Attendees were treated to a video of Millet and city councilmembers taking a ride on the city's award-winning Link shuttle, narrating various highlights of the city. Lone Tree recently received the Metro Vision Award from the Denver Regional Council of Governments for the innovative free shuttle service that links riders from the Lincoln light rail station to major campuses within Lone Tree.
Michelle McKinney, chair of the South Metro Denver Chamber of Commerce, praised Millet, city councilmembers and city employees for their approach to managing the city.
“We value our relationship with Lone Tree,” said McKinney. “Mayor Millet is smart, she's very smart.

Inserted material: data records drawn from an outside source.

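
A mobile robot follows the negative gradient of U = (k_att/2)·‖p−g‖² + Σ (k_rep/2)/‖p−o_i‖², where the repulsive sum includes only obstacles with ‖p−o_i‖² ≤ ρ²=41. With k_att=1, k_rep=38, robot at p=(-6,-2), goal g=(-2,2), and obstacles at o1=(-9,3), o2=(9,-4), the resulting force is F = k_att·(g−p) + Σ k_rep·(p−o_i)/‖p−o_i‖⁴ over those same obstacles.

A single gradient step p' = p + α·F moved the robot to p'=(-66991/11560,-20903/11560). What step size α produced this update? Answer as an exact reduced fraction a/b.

α = 1/20

F_att = 1·(g−p) = 1·(4,4) = (4.0000,4.0000)
o1: d²=34 ≤ ρ²=41; F_rep = 38·(3,-5)/34² = (0.0986,-0.1644)
o2: d²=229 > ρ²=41 → inactive
F = F_att + ΣF_rep = (4.0986,3.8356)
Δp = p'−p = (0.2049,0.1918); α = Δx/Fx = (2369/11560) / (2369/578) = 1/20
check: Δy/Fy = (2217/11560) / (2217/578) = 1/20 ✓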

Did you know she's a civil engineer? She is strategic and thoughtful in how she plans her community. Lone Tree knows that as you grow, you have to be able to move people around.”
Millet and council members bid farewell to Mayor Pro Tem Susan Squyer, who terms out this year. Michael Anderson was welcomed as the newest city councilmember. He recently won the bid to replace Squyer.
Millet informed the crowd that Lone Tree was voted the seventh best place to live in the United States last year by Money magazine, and the number one best place to live in Colorado. Millet peppered the crowd with Broncos trivia throughout her speech.
In 2017, the city received almost $59 million in revenue, and more than $1 million in ticket sales for the Lone Tree Arts Center. Fiscal responsibility, according to Millet, is part of the “secret sauce” that makes Lone Tree successful.
“We are fiscally sound. The difference comes from our pay-as-you-go philosophy,” said Millet.
Millet spoke of the city's “social capital,” saying the people of Lone Tree are just as important as a balanced budget, and meeting their needs enables the city to continue to thrive. The police department was recognized for their community outreach efforts, as were volunteers, outstanding Lone Tree residents, South Suburban Parks and Recreation, South Metro Fire and Douglas County Libraries.
Millet addressed transportation issues, both of past and future, and outlined four projects that will keep cars moving smoothly as the city grows.
“We were born between C-470 and I-25. Transportation is in our DNA,” said Millet.
The widening of C-470, the I-25 "Gap" project, the widening of Ridgegate Parkway and County Line Road improvements, as well as using smart traffic signal technology, are projects designed to ease increasing traffic congestion.
“We cannot build our way out of congestion anymore,” Millet told the crowd.
Millet recognized new businesses in Lone Tree, and spoke about the future development of RidgeGate East, which will bring a new downtown center, as well as new residential villages. She also praised city staffers for their work, and wrapped up the presentation with a little humor.
“We have everything in Lone Tree,” she said. “If you swing a racquet or a club, you can do that here. Hike, bike, shop, play. There's no reason to leave the city and there's only one thing we don't have here. That's a cemetery. That would be the only reason to leave Lone Tree.”
Bob Golden, with the South Metro Denver Chamber, said the growth in Lone Tree is a big draw for businesses.
“We're forming a good partnership with Millet and the city,” said Golden. “The growth is exciting and it's a great opportunity for business owners.”